Hopkins had a strict deadline from the IBF to sign for a unification fight, otherwise his mandatory defense against the unknown Nabjib Mohammedi would have been imposed. Hopkins preferred the bigger event and much bigger payday of a unification fight, especially now that he is 49 and only wants the biggest fights.

"Adonis made the move [to Showtime] to fight Hopkins and he didn't get it," Michel said. "This is the business and sometimes it goes in another direction. I understand [there is frustration]. Things didn't go the way we wanted them to go. The fight with Pascal will be huge and we will have the proper time to make it and do a good promotion. Just be patient.

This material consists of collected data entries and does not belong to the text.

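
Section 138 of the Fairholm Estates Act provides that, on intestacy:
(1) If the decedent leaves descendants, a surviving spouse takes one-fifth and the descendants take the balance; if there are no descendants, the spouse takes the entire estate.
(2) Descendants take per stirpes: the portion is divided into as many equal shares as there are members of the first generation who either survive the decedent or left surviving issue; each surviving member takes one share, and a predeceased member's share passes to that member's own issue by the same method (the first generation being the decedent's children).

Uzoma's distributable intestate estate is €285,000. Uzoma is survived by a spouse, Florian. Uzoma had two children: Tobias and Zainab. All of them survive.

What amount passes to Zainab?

Zainab receives €114,000.

Florian takes one-fifth of €285,000 = €57,000. The remaining €228,000 passes to the descendants.
The descendants' portion (€228,000) is divided into 2 shares of €114,000: Tobias and Zainab each take €114,000.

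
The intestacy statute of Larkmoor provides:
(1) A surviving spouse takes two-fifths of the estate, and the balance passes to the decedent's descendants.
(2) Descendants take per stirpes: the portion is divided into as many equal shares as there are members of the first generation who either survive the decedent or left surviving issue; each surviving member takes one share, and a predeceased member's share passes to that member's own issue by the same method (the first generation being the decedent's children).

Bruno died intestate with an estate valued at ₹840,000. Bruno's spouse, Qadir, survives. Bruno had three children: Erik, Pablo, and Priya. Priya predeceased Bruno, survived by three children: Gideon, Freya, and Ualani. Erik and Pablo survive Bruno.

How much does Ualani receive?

Ualani receives ₹56,000.

Qadir takes two-fifths of ₹840,000 = ₹336,000. The remaining ₹504,000 passes to the descendants.
The descendants' portion (₹504,000) is divided into 3 shares of ₹168,000: Erik and Pablo each take ₹168,000; Priya's ₹168,000 share passes to Priya's issue.
Priya's share (₹168,000) is divided into 3 shares of ₹56,000: Gideon, Freya, and Ualani each take ₹56,000.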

"We have a plan for Adonis to fight in December and then three fights next year. Whoever will raise his hand and is willing to fight Adonis will get him. We will try to get back to where we left off in 2013 in 2015."

Two other fighters who will appear on the Dec. 19 card against opponents to be determined are fast-rising light heavyweight Artur Beterbiev (6-0, 6 KOs) and welterweight Kevin Bizier (23-1, 16 KOs).

On Sept. 27, Beterbiev, 29, a 2012 Russian Olympian now living in Montreal, annihilated Cloud in the second round of a shockingly one-sided destruction and is far more advanced than his limited pro record shows.

Bizier, 30, of Saint-Emile, Quebec, has won two fights in a row since dropping a split decision to Montreal-based Romanian Jo Jo Dan last November. Michel said he is trying to finalize a Dan-Bizier rematch in a title eliminator for the card.